Le professeur Emmanuel Choquette analyse ce qui attend Mark Carney à la tête du PLC
Les jeux sont faits. C’est l’ancien gouverneur de la Banque du Canada, Mark Carney, qui a remporté la course la direction du Parti libéral du Canada. Il remplace Justin Trudeau à la tête du parti. Le professeur au département de communication à l’Université de Sherbrooke, Emmanuel Choquette, analyse ce qui s’en vient pour le nouveau chef. À très court terme, ce qui attend probablement [Mark Carney], c'est une campagne électorale. C'est de réunir tout le monde derrière cette nouvelle direction pour pouvoir aller de l'avant.Qu’est-ce qui attend Mark Carney à partir de demain ?

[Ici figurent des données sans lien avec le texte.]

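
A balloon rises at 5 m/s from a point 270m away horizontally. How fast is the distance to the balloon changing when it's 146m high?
365√23554/23554 ≈ 2.378 m/s

z² = 270² + y²
z = √(270² + 146²) = 2√23554
dz/dt = y/z · dy/dt = 146/(2√23554) · 5 = 365√23554/23554 ≈ 2.378 m/s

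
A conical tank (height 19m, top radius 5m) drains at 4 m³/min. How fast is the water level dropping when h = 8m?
361/(400π) ≈ 0.2873 m/min

r/h = 5/19, so r = (5/19)h
V = (1/3)πr²h = (1/3)π((5/19)h)²h = (25/1083)πh³
dV/dh = (25/361)πh²
dh/dt = (dV/dt)/(dV/dh) = -4/((25/361)π·8²) = -361/(400π) m/min
The level is dropping at 361/(400π) ≈ 0.2873 m/min.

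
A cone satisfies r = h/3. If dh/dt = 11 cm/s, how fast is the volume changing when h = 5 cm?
275π/9 cm³/s

V = (1/3)π(h/3)²h = πh³/27
dV/dt = πh²/9 · 11
At h = 5: dV/dt = 275π/9 cm³/s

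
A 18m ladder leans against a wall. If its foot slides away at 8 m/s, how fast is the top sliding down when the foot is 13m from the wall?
104√155/155 ≈ 8.353 m/s

x² + y² = 18²
2x·dx/dt + 2y·dy/dt = 0
dy/dt = -x/y · dx/dt = -13/√155 · 8 = -104√155/155 m/s
The top is descending at 104√155/155 ≈ 8.353 m/s.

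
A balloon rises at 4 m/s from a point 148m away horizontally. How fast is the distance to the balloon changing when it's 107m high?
428√33353/33353 ≈ 2.344 m/s

z² = 148² + y²
z = √(148² + 107²) = √33353
dz/dt = y/z · dy/dt = 107/√33353 · 4 = 428√33353/33353 ≈ 2.344 m/s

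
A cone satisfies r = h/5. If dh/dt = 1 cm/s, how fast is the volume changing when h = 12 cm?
144π/25 cm³/s

V = (1/3)π(h/5)²h = πh³/75
dV/dt = πh²/25 · 1
At h = 12: dV/dt = 144π/25 cm³/s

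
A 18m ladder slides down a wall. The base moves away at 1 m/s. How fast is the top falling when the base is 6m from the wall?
√2/4 ≈ 0.3536 m/s

x² + y² = 18²
2x·dx/dt + 2y·dy/dt = 0
dy/dt = -x/y · dx/dt = -6/(12√2) · 1 = -√2/4 m/s
The top is descending at √2/4 ≈ 0.3536 m/s.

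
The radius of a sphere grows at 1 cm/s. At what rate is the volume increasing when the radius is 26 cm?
2704π cm³/s

V = (4/3)πr³
dV/dt = dV/dr · dr/dt = 4πr² · 1
At r = 26: dV/dt = 2704π cm³/s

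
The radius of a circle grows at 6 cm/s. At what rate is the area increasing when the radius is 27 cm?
324π cm²/s

A = πr²
dA/dt = 2πr · dr/dt = 2π(27)(6) = 324π cm²/s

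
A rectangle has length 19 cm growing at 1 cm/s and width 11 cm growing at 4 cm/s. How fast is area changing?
87 cm²/s

A = lw
dA/dt = w·dl/dt + l·dw/dt = 11·1 + 19·4 = 87 cm²/s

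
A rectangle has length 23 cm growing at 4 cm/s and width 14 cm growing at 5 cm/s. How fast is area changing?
171 cm²/s

A = lw
dA/dt = w·dl/dt + l·dw/dt = 14·4 + 23·5 = 171 cm²/s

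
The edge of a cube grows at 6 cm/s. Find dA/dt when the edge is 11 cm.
792 cm²/s

A = 6s²
dA/dt = 12s · ds/dt = 12·11·6 = 792 cm²/s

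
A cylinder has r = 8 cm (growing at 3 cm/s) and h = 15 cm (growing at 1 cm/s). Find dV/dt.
784π cm³/s

V = πr²h
dV/dt = 2πrh·dr/dt + πr²·dh/dt
= 2π(8)(15)(3) + π(8)²(1)
= 784π cm³/s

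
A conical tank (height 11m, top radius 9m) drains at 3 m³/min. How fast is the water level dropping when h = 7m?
121/(1323π) ≈ 0.02911 m/min

r/h = 9/11, so r = (9/11)h
V = (1/3)πr²h = (1/3)π((9/11)h)²h = (27/121)πh³
dV/dh = (81/121)πh²
dh/dt = (dV/dt)/(dV/dh) = -3/((81/121)π·7²) = -121/(1323π) m/min
The level is dropping at 121/(1323π) ≈ 0.02911 m/min.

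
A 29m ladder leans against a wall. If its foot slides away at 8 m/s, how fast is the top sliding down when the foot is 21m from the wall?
42/5 = 8.4 m/s

x² + y² = 29²
2x·dx/dt + 2y·dy/dt = 0
dy/dt = -x/y · dx/dt = -21/20 · 8 = -42/5 m/s
The top is descending at 42/5 = 8.4 m/s.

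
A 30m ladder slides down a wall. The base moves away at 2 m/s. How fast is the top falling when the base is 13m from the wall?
26√731/731 ≈ 0.9616 m/s

x² + y² = 30²
2x·dx/dt + 2y·dy/dt = 0
dy/dt = -x/y · dx/dt = -13/√731 · 2 = -26√731/731 m/s
The top is descending at 26√731/731 ≈ 0.9616 m/s.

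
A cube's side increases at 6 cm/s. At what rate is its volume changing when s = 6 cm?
648 cm³/s

V = s³
dV/dt = 3s² · ds/dt = 3·6²·6 = 648 cm³/s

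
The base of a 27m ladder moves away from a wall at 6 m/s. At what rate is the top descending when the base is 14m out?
84√533/533 ≈ 3.638 m/s

x² + y² = 27²
2x·dx/dt + 2y·dy/dt = 0
dy/dt = -x/y · dx/dt = -14/√533 · 6 = -84√533/533 m/s
The top is descending at 84√533/533 ≈ 3.638 m/s.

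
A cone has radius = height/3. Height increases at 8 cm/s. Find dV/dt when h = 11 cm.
968π/9 cm³/s

V = (1/3)π(h/3)²h = πh³/27
dV/dt = πh²/9 · 8
At h = 11: dV/dt = 968π/9 cm³/s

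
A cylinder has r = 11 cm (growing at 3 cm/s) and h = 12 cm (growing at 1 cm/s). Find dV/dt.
913π cm³/s

V = πr²h
dV/dt = 2πrh·dr/dt + πr²·dh/dt
= 2π(11)(12)(3) + π(11)²(1)
= 913π cm³/s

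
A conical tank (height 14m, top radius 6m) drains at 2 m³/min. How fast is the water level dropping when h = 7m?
2/(9π) ≈ 0.07074 m/min

r/h = 6/14, so r = (3/7)h
V = (1/3)πr²h = (1/3)π((3/7)h)²h = (3/49)πh³
dV/dh = (9/49)πh²
dh/dt = (dV/dt)/(dV/dh) = -2/((9/49)π·7²) = -2/(9π) m/min
The level is dropping at 2/(9π) ≈ 0.07074 m/min.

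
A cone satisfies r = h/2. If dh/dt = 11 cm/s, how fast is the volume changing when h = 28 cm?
2156π cm³/s

V = (1/3)π(h/2)²h = πh³/12
dV/dt = πh²/4 · 11
At h = 28: dV/dt = 2156π cm³/s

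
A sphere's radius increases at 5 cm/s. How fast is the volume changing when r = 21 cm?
8820π cm³/s

V = (4/3)πr³
dV/dt = dV/dr · dr/dt = 4πr² · 5
At r = 21: dV/dt = 8820π cm³/s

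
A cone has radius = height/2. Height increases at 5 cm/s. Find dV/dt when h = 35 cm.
6125π/4 cm³/s

V = (1/3)π(h/2)²h = πh³/12
dV/dt = πh²/4 · 5
At h = 35: dV/dt = 6125π/4 cm³/s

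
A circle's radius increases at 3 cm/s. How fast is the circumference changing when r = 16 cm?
6π cm/s

C = 2πr
dC/dt = 2π · dr/dt = 2π · 3 = 6π cm/s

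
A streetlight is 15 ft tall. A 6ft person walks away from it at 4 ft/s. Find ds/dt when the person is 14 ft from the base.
8/3 ft/s

By similar triangles: 15/(x+s) = 6/s
Solving: s = 6x/9
ds/dt = 6/9 · dx/dt = 2/3 · 4 = 8/3 ft/s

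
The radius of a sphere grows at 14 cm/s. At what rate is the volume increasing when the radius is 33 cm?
60984π cm³/s

V = (4/3)πr³
dV/dt = dV/dr · dr/dt = 4πr² · 14
At r = 33: dV/dt = 60984π cm³/s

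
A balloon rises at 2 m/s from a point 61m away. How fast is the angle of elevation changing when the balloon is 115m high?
0.007199 rad/s

tan(θ) = y/61
sec²(θ) · dθ/dt = (1/61) · dy/dt
dθ/dt = cos²(θ)/61 · 2 = 61/(61² + 115²) · 2
dθ/dt = 0.007199 rad/s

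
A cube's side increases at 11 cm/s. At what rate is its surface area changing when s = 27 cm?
3564 cm²/s

A = 6s²
dA/dt = 12s · ds/dt = 12·27·11 = 3564 cm²/s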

À partir de demain, ce qui l’attend, c'est de devenir premier ministre, de diriger le prochain gouvernement. Ce sera somme toute un règne relativement court, fort probablement, étant donné que les partis de l'opposition ont décidé de faire tomber le gouvernement à la première occasion. Il serait aussi assez surprenant que le nouveau gouvernement tienne plus longtemps, même qu’on ne fasse pas tomber le gouvernement de la part du gouvernement lui-même.
Quels sont les dossiers prioritaires ?
Même si on connaît déjà assez bien [les candidats], on a pu les voir et les entendre durant la dernière course à la chefferie du parti libéral, il n'en demeure pas moins qu'il faut mieux connaître [Mark Carney] et je pense que donc qu’[il] aura fort à faire dans les prochains jours, dans les prochaines semaines pour faire connaître ses positions et pouvoir bien diriger et consolider le parti après une course à la chefferie.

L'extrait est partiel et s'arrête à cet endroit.